遺産分割を拒否する兄から代償金600万円を獲得したVさん姉妹の事例

ご相談者Vさん

当事者:遺産分割を行いたい
性別:女性
職業:年金生活中

相手職業:年金生活中
解決方法:協議

※案件や依頼者様の特定ができないように内容を編集しております。

状況

Vさん姉妹には兄が一人いたのですが、兄は幼少期から長男である自分が家を継ぐとの意識を強く持っていました。

このような兄の意識が影響してか、父の相続発生後にVさん姉妹が兄に対し遺産分割についての話合いを求めたところ、兄は、兄の妻と一緒になって「嫁に出たお前らに渡す財産はない。」、「Vさん姉妹が家を潰そうとしている。」、「近所にお前らの悪行を触れ回るぞ。」などと述べてきました。

そして、その後も兄や兄の妻は、Vさん姉妹に対し頻繁に電話してきた上、怒鳴りながら「遺産は一切渡さない。」と言い続けていました。

兄夫婦への対応に疲れ果てたVさん姉妹は、兄への対応をすべて弁護士に任せたいと考え、当事務所の弁護士に父の相続に係る遺産分割協議についてご依頼されました。

弁護士の活動

1 遺産分割協議の申入れ・兄からの連絡への対応

まず、弁護士は兄に対し遺産分割協議の申入れを行うとともに、兄からVさん姉妹への連絡やVさん姉妹の名誉を傷つけるような行為を行わないよう強く求めました。
その結果、兄夫婦はVさん姉妹へ連絡してくることがなくなり、兄夫婦が近隣住民にVさん姉妹の悪評を広めるということもありませんでした。

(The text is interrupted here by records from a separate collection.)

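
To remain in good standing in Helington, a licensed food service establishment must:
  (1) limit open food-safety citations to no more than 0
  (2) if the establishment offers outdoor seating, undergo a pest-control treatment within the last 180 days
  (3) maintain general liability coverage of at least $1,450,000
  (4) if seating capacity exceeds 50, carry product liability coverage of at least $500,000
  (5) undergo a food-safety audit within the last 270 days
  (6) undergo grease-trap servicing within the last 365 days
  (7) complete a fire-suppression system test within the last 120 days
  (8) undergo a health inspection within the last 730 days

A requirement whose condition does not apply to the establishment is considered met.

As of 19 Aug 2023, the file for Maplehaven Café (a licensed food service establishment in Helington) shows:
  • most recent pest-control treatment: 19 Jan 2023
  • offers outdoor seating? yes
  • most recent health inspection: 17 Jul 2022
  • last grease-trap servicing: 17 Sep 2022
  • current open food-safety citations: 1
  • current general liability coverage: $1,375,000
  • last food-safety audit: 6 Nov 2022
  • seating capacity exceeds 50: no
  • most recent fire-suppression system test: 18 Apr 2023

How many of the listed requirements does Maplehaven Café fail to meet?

5

1. open food-safety citations 1 > 0 → not met
2. condition 'offers outdoor seating' holds; pest-control treatment 212 days ago vs limit 180 → not met
3. general liability coverage $1,375,000 < $1,450,000 → not met
4. condition 'seating capacity exceeds 50' does not hold → requirement n/a → met
5. food-safety audit 286 days ago vs limit 270 → not met
6. grease-trap servicing 336 days ago vs limit 365 → met
7. fire-suppression system test 123 days ago vs limit 120 → not met
8. health inspection 398 days ago vs limit 730 → met
Not met: 5 of 8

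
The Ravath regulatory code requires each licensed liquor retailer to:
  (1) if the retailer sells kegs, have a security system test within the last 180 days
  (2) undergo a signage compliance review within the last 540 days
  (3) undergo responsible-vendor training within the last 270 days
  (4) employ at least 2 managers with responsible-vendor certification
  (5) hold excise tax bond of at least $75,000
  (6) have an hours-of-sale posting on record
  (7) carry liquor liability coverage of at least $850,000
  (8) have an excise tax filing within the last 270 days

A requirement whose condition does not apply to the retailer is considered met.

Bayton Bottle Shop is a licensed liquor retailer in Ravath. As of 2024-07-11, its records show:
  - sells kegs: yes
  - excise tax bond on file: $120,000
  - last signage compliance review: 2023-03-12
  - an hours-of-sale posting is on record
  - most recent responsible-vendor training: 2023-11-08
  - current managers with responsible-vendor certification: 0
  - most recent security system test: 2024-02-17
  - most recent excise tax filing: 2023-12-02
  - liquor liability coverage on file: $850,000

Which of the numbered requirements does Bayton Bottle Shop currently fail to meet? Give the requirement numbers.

4

1. condition 'sells kegs' holds; security system test 145 days ago vs limit 180 → met
2. signage compliance review 487 days ago vs limit 540 → met
3. responsible-vendor training 246 days ago vs limit 270 → met
4. managers with responsible-vendor certification 0 < 2 → not met
5. excise tax bond $120,000 ≥ $75,000 → met
6. hours-of-sale posting present → met
7. liquor liability coverage $850,000 ≥ $850,000 → met
8. excise tax filing 222 days ago vs limit 270 → met
Not met: 4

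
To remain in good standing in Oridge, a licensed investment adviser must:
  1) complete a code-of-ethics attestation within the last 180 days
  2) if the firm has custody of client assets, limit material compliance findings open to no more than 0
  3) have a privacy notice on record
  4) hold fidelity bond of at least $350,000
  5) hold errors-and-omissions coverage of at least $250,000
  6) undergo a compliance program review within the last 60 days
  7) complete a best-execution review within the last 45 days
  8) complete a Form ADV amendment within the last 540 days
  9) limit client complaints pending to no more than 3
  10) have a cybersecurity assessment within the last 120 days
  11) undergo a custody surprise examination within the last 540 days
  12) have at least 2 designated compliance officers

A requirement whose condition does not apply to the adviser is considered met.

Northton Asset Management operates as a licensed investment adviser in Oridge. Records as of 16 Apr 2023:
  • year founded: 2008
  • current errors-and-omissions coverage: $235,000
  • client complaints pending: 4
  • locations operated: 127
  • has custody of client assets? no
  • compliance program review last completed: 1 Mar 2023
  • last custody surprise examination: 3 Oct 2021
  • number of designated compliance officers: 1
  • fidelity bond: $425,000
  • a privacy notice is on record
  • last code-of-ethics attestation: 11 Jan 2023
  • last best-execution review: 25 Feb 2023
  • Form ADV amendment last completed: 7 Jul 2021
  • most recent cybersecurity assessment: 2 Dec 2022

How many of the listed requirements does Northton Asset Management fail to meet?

1. code-of-ethics attestation 95 days ago vs limit 180 → met
2. condition 'has custody of client assets' does not hold → requirement n/a → met
3. privacy notice present → met
4. fidelity bond $425,000 ≥ $350,000 → met
5. errors-and-omissions coverage $235,000 < $250,000 → not met
6. compliance program review 46 days ago vs limit 60 → met
7. best-execution review 50 days ago vs limit 45 → not met
8. Form ADV amendment 648 days ago vs limit 540 → not met
9. client complaints pending 4 > 3 → not met
10. cybersecurity assessment 135 days ago vs limit 120 → not met
11. custody surprise examination 560 days ago vs limit 540 → not met
12. designated compliance officers 1 < 2 → not met
Not met: 7 of 12

7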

その後、弁護士は兄との交渉を続けていたのですが、最終的に兄も弁護士に依頼したため、弁護士同士で遺産分割に関する話合いを行うこととなりました。

2 解決内容

弁護士同士で話合いを続けた結果、父名義の不動産を固定資産評価額の約1.3倍と評価して遺産総額を計算した上、兄がVさん姉妹に対し代償金として600万円ずつ(合計1200万円)を支払うとの内容で遺産分割協議を成立させることができました。

なお、遺産分割協議成立後、Vさん姉妹と兄とは再び落ち着いた交流を行うことができるようになったようです。

ポイント

 冷静に話合いをできる状況を作る

相続問題が発生した場合に、感情的になっている相続人がいるなどの原因で冷静に話合いをできないということが少なくありません。
しかし、冷静に話合いを行わない限り遺産分割を成立させることは難しい上、仮に遺産分割を成立させることができたとしても冷静になって考えたときに後悔する内容の遺産分割となっていることがあります。

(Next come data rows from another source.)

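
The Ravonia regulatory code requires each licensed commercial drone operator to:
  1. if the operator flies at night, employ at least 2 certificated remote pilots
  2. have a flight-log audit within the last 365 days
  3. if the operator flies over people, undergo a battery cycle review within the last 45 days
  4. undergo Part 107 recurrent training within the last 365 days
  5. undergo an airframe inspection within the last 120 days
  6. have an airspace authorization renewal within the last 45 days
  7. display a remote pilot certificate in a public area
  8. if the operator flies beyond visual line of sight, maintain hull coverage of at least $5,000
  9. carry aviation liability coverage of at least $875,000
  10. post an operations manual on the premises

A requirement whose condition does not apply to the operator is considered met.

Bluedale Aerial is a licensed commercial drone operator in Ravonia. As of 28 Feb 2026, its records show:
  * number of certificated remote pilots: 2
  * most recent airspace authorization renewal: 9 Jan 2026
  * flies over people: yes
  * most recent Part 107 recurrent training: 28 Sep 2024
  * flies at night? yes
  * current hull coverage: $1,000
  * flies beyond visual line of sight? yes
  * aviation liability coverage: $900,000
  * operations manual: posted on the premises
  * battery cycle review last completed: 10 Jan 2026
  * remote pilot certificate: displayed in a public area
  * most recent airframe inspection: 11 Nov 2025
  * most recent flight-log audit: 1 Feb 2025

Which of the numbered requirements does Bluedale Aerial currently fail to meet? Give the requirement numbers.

1. condition 'flies at night' holds; certificated remote pilots 2 ≥ 2 → met
2. flight-log audit 392 days ago vs limit 365 → not met
3. condition 'flies over people' holds; battery cycle review 49 days ago vs limit 45 → not met
4. Part 107 recurrent training 518 days ago vs limit 365 → not met
5. airframe inspection 109 days ago vs limit 120 → met
6. airspace authorization renewal 50 days ago vs limit 45 → not met
7. remote pilot certificate present → met
8. condition 'flies beyond visual line of sight' holds; hull coverage $1,000 < $5,000 → not met
9. aviation liability coverage $900,000 ≥ $875,000 → met
10. operations manual present → met
Not met: 2, 3, 4, 6, 8

2, 3, 4, 6, 8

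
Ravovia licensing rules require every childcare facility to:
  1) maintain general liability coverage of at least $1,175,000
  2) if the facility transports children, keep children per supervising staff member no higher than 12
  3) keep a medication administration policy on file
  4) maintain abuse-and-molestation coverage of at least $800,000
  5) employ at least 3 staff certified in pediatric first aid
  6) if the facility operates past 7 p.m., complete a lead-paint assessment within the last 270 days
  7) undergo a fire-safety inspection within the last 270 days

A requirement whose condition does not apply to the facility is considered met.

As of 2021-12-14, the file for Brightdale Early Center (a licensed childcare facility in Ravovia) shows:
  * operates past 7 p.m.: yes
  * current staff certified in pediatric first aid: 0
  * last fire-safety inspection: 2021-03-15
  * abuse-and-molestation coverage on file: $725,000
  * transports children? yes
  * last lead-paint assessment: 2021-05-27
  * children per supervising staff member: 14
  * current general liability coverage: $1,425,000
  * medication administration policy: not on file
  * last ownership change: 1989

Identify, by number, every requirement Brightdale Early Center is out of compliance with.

2, 3, 4, 5, 7

1. general liability coverage $1,425,000 ≥ $1,175,000 → met
2. condition 'transports children' holds; children per supervising staff member 14 > 12 → not met
3. medication administration policy absent → not met
4. abuse-and-molestation coverage $725,000 < $800,000 → not met
5. staff certified in pediatric first aid 0 < 3 → not met
6. condition 'operates past 7 p.m.' holds; lead-paint assessment 201 days ago vs limit 270 → met
7. fire-safety inspection 274 days ago vs limit 270 → not met
Not met: 2, 3, 4, 5, 7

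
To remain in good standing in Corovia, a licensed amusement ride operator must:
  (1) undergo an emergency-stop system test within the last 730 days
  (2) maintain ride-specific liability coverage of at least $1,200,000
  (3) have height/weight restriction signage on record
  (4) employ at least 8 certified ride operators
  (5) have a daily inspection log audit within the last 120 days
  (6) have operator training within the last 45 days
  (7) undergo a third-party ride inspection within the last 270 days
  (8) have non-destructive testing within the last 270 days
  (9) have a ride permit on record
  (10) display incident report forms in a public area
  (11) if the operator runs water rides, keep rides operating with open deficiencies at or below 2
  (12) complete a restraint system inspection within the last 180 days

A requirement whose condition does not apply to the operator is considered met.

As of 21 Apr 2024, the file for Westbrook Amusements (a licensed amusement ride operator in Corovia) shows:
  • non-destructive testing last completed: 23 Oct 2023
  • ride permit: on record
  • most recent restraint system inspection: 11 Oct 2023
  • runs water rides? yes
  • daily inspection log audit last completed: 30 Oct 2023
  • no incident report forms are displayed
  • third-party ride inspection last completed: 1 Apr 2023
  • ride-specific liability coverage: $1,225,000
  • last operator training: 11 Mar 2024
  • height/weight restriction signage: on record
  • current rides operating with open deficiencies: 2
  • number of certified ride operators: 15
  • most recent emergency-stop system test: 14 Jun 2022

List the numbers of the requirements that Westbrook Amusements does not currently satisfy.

5, 7, 10, 12

1. emergency-stop system test 677 days ago vs limit 730 → met
2. ride-specific liability coverage $1,225,000 ≥ $1,200,000 → met
3. height/weight restriction signage present → met
4. certified ride operators 15 ≥ 8 → met
5. daily inspection log audit 174 days ago vs limit 120 → not met
6. operator training 41 days ago vs limit 45 → met
7. third-party ride inspection 386 days ago vs limit 270 → not met
8. non-destructive testing 181 days ago vs limit 270 → met
9. ride permit present → met
10. incident report forms absent → not met
11. condition 'runs water rides' holds; rides operating with open deficiencies 2 ≤ 2 → met
12. restraint system inspection 193 days ago vs limit 180 → not met
Not met: 5, 7, 10, 12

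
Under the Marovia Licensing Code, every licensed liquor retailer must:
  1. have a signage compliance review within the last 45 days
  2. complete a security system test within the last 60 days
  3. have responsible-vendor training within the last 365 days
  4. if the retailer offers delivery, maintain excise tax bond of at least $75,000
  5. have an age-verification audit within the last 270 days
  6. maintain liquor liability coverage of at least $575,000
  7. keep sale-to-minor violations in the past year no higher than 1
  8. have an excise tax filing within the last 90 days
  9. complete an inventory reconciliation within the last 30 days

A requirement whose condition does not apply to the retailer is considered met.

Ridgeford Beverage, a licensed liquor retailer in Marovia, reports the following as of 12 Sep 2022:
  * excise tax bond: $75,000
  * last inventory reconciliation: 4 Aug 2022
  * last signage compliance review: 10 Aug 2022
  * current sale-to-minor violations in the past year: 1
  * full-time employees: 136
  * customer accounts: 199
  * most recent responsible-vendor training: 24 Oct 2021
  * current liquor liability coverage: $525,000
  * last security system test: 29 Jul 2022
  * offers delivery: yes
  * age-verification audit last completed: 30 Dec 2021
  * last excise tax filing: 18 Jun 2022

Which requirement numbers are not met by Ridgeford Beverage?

1. signage compliance review 33 days ago vs limit 45 → met
2. security system test 45 days ago vs limit 60 → met
3. responsible-vendor training 323 days ago vs limit 365 → met
4. condition 'offers delivery' holds; excise tax bond $75,000 ≥ $75,000 → met
5. age-verification audit 256 days ago vs limit 270 → met
6. liquor liability coverage $525,000 < $575,000 → not met
7. sale-to-minor violations in the past year 1 ≤ 1 → met
8. excise tax filing 86 days ago vs limit 90 → met
9. inventory reconciliation 39 days ago vs limit 30 → not met
Not met: 6, 9

6, 9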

そのため、遺産分割を行うためにはまずは冷静に話合いをできる状況を作るというのが重要です。

冷静に話合いを行う方法としては、相続人間で喧嘩のようになってしまった後にいったん時間をおいてみる方法や弁護士に依頼するなどにより相続人間で直接話合いを行わない方法などが考えられますが、具体的な相続人同士の関係性や話合いがこじれている原因を踏まえてベストな方法を検討する必要があります。

今回のケースでは、相続人間の関係性が修復不可能なほどに悪化する前にVさん姉妹が弁護士に委任したことで、その後は冷静に話合いを行うことができ、円満に遺産分割協議を成立させることができました。


※掲載中の解決事例は、当事務所で御依頼をお受けした事例及び当事務所に所属する弁護士が過去に取り扱った事例となります。